Better living through hyperbole

“Do you really think that all Search Engine Optimization is useless?”
“Surely you don’t think that advertising is dead!”
“PR works for some people. How come you say we can’t count on it?”
“All music labels aren’t dead… just some of them.”

Exactly.

I spend my days trying to make a point (or two). Trying to change minds. Sometimes, people are motivated by carefully shaded differences, delivered with reams of data by dispassionate observers. And sometimes it snows in Florida.

In my experience, many people get a concept stuck in their head and it grows to a size inappropriate to the original idea. I’ve met countless entrepreneurs and marketers who believe that one national TV ad, or one appearance on Oprah, or one lucky link in Google is the answer to their prayers.

Whether you’re running for President, running a non-profit or trying to go public, there is no shortcut. No obvious, easy, predictable solution that will get you the success you want.

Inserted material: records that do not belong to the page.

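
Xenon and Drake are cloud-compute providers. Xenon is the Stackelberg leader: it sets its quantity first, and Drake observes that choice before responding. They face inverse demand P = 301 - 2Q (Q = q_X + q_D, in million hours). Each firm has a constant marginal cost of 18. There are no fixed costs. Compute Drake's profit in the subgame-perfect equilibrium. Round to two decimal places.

2502.78

Solve by backward induction. Given q_X, the follower Drake maximises π_D = (301 - 2q_X - 2q_D)q_D - 18q_D.
Follower FOC: 283 - 2q_X - 4q_D = 0, so q_D(q_X) = (283 - 2q_X)/4.
The leader anticipates this reaction. Substituting into P = 301 - 2Q gives P = 319/2 - q_X, so π_X = (319/2 - q_X)q_X - 18q_X.
The leader's first-order condition 283/2 - 2q_X = 0 yields q_X = 283/4.
Then q_D = (283 - 2·(283/4))/4 = 283/8.
Price P = 301 - 2·(849/8) = 355/4.
Drake's profit: (355/4 - 18)·(283/8) = 2502.7813.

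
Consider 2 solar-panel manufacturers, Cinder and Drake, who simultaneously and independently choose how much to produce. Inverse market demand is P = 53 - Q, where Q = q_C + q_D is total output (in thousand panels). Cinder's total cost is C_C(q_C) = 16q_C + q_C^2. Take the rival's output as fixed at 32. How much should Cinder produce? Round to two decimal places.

1.25

With the rival's output fixed at 32, Cinder's profit is π_C = (53 - 32 - q_C)q_C - (16q_C + q_C²) = (21 - q_C)q_C - (16q_C + q_C²).
∂π_C/∂q_C = 5 - 4q_C = 0, so q_C = 5/4.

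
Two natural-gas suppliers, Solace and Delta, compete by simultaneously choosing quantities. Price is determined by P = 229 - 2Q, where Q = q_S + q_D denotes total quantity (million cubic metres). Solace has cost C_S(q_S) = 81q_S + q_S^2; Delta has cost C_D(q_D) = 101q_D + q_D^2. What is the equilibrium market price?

160

Solace's profit: π_S = (229 - 2Q)q_S - (81q_S + q_S²). Setting ∂π_S/∂q_S = 0: 148 - 6q_S - 2(q_D) = 0.
Delta's profit: π_D = (229 - 2Q)q_D - (101q_D + q_D²). Setting ∂π_D/∂q_D = 0: 128 - 6q_D - 2(q_S) = 0.
Best responses: q_S = (148 - 2q_D)/6, q_D = (128 - 2q_S)/6.
Solving the pair: q_S = 79/4, q_D = 59/4.
Total output Q = 69/2, so price P = 229 - 2·(69/2) = 160.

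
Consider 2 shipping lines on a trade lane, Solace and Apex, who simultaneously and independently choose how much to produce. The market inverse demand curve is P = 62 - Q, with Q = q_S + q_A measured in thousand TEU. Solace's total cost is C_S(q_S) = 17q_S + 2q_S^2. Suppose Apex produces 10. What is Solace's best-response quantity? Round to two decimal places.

5.83

With the rival's output fixed at 10, Solace's profit is π_S = (62 - 10 - q_S)q_S - (17q_S + 2q_S²) = (52 - q_S)q_S - (17q_S + 2q_S²).
∂π_S/∂q_S = 35 - 6q_S = 0, so q_S = 35/6.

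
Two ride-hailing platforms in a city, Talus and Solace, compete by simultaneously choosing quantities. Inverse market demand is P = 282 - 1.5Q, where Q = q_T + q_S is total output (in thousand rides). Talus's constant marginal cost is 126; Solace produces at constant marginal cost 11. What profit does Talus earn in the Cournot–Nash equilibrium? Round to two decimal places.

Talus's profit: π_T = (282 - 1.5Q)q_T - (126q_T). Setting ∂π_T/∂q_T = 0: 156 - 3q_T - (3/2)(q_S) = 0.
Solace's first-order condition: 271 - 3q_S - (3/2)(q_T) = 0.
So q_T = (156 - (3/2)q_S)/3 and q_S = (271 - (3/2)q_T)/3.
Solving the pair: q_T = 82/9, q_S = 772/9.
Price P = 282 - (3/2)·(854/9) = 419/3.
Talus's profit: (419/3 - 126)·(82/9) = 124.5185.

124.52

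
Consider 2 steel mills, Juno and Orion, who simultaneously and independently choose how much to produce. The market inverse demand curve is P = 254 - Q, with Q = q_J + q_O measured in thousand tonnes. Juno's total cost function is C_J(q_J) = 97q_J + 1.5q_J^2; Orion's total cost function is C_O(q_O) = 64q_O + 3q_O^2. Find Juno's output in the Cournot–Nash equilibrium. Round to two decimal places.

Juno's profit: π_J = (254 - Q)q_J - (97q_J + (3/2)q_J²). Setting ∂π_J/∂q_J = 0: 157 - 5q_J - (q_O) = 0.
Orion's first-order condition: 190 - 8q_O - (q_J) = 0.
Rearranging gives the reaction functions q_J = (157 - q_O)/5 and q_O = (190 - q_J)/8.
Substituting one into the other gives q_J = 82/3 and q_O = 61/3.

27.33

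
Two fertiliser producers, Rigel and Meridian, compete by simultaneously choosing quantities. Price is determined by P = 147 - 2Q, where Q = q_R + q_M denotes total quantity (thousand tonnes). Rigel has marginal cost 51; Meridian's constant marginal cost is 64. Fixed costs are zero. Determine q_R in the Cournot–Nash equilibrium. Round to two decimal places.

Rigel's profit: π_R = (147 - 2Q)q_R - (51q_R). Setting ∂π_R/∂q_R = 0: 96 - 4q_R - 2(q_M) = 0.
Meridian's profit: π_M = (147 - 2Q)q_M - (64q_M). Setting ∂π_M/∂q_M = 0: 83 - 4q_M - 2(q_R) = 0.
Rearranging gives the reaction functions q_R = (96 - 2q_M)/4 and q_M = (83 - 2q_R)/4.
Substituting one into the other gives q_R = 109/6 and q_M = 35/3.

18.17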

Instead, I’m pretty sure, you’re going to have to do a lot of work and build a measurable, predictable, improvable system that keeps getting better over time. And the miracles (that great link on Yahoo, that appearance on Air America) is just a bonus.

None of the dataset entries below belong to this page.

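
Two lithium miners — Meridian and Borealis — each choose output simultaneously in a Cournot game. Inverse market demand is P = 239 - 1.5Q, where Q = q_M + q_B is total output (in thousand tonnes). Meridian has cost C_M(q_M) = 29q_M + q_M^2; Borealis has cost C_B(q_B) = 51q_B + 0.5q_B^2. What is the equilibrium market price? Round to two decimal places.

139.03

Meridian's profit: π_M = (239 - 1.5Q)q_M - (29q_M + q_M²). Setting ∂π_M/∂q_M = 0: 210 - 5q_M - (3/2)(q_B) = 0.
Borealis's first-order condition: 188 - 4q_B - (3/2)(q_M) = 0.
So q_M = (210 - (3/2)q_B)/5 and q_B = (188 - (3/2)q_M)/4.
Substituting one into the other gives q_M = 31.4366 and q_B = 35.2113.
Total output Q = 66.6479, so price P = 239 - (3/2)·66.6479 = 139.0282.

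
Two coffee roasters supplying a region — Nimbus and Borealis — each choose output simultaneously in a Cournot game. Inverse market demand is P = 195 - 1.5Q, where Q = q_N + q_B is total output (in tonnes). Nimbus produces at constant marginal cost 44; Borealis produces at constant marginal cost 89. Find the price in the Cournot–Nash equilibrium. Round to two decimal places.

Nimbus's profit: π_N = (195 - 1.5Q)q_N - (44q_N). Setting ∂π_N/∂q_N = 0: 151 - 3q_N - (3/2)(q_B) = 0.
Borealis's first-order condition: 106 - 3q_B - (3/2)(q_N) = 0.
Rearranging gives the reaction functions q_N = (151 - (3/2)q_B)/3 and q_B = (106 - (3/2)q_N)/3.
Solving the pair: q_N = 392/9, q_B = 122/9.
Total output Q = 514/9, so price P = 195 - (3/2)·(514/9) = 328/3.

109.33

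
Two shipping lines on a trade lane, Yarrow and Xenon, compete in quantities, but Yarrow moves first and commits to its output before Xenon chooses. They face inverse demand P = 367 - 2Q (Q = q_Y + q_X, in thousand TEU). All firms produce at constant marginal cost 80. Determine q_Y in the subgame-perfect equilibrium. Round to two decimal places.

71.75

Solve by backward induction. Given q_Y, the follower Xenon maximises π_X = (367 - 2q_Y - 2q_X)q_X - 80q_X.
Follower FOC: 287 - 2q_Y - 4q_X = 0, so q_X(q_Y) = (287 - 2q_Y)/4.
Yarrow substitutes q_X(q_Y) into its own profit: π_Y = q_Y(367 - 2q_Y - (287 - 2q_Y)/2) - 80q_Y = (447/2 - q_Y)q_Y - 80q_Y.
Leader FOC: 287/2 - 2q_Y = 0, so q_Y = 287/4.
Then q_X = (287 - 2·(287/4))/4 = 287/8.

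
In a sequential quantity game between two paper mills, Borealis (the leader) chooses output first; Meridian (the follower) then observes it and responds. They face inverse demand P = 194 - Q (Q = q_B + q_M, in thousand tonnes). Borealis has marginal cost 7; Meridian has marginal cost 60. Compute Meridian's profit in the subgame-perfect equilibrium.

49

The follower Meridian best-responds to any q_B: π_M = (194 - Q)q_M - 60q_M.
∂π_M/∂q_M = 134 - q_B - 2q_M = 0 gives the reaction function q_M = (134 - q_B)/2.
The leader anticipates this reaction. Substituting into P = 194 - Q gives P = 127 - (1/2)q_B, so π_B = (127 - (1/2)q_B)q_B - 7q_B.
Maximising: ∂π_B/∂q_B = 120 - q_B = 0, giving q_B = 120.
Then q_M = (134 - 120)/2 = 7.
Price P = 194 - 127 = 67.
Meridian's profit: (67 - 60)·7 = 49.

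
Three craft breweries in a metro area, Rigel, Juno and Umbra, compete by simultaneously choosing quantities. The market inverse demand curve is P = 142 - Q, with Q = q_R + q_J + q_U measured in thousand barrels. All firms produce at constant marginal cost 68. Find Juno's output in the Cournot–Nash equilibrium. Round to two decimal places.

Each firm earns π_i = (142 - Q)q_i - 68q_i.
Setting ∂π_i/∂q_i = 0 with rivals' quantities fixed: 74 - 2q_i - Σ_{j≠i} q_j = 0.
By symmetry each firm produces the same amount; substituting Σ_{j≠i} q_j = 2q_i yields q_i = 74/4 = 37/2.

18.50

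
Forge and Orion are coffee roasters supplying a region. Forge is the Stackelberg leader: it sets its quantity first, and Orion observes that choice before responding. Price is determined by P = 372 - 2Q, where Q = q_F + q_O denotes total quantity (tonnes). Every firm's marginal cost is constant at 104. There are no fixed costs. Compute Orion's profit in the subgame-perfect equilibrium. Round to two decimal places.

2244.50

Solve by backward induction. Given q_F, the follower Orion maximises π_O = (372 - 2q_F - 2q_O)q_O - 104q_O.
Setting the follower's marginal profit to zero, 268 - 2q_F - 4q_O = 0, i.e. q_O = (268 - 2q_F)/4.
Forge substitutes q_O(q_F) into its own profit: π_F = q_F(372 - 2q_F - (268 - 2q_F)/2) - 104q_F = (238 - q_F)q_F - 104q_F.
Leader FOC: 134 - 2q_F = 0, so q_F = 67.
Then q_O = (268 - 2·67)/4 = 67/2.
Price P = 372 - 2·(201/2) = 171.
Orion's profit: (171 - 104)·(67/2) = 2244.5000.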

So, if I go a little overboard (as I did, intentionally, in my SEO post below) please cut me a little slack. All other things being equal, is an optimized website better than one that’s not? Sure. All other things being equal, is a check from Fred Wilson’s venture fund better than bootstrapping with no cash? Yep.

But first, you’ve got to make all other things equal. First, you and your colleagues have to do the hot, dusty and dreary work of building a permission asset one person at a time. You’ve got to create a remarkable product or service. You need to include that free prize that people want to talk about. Then, once all other things are equal, go wild!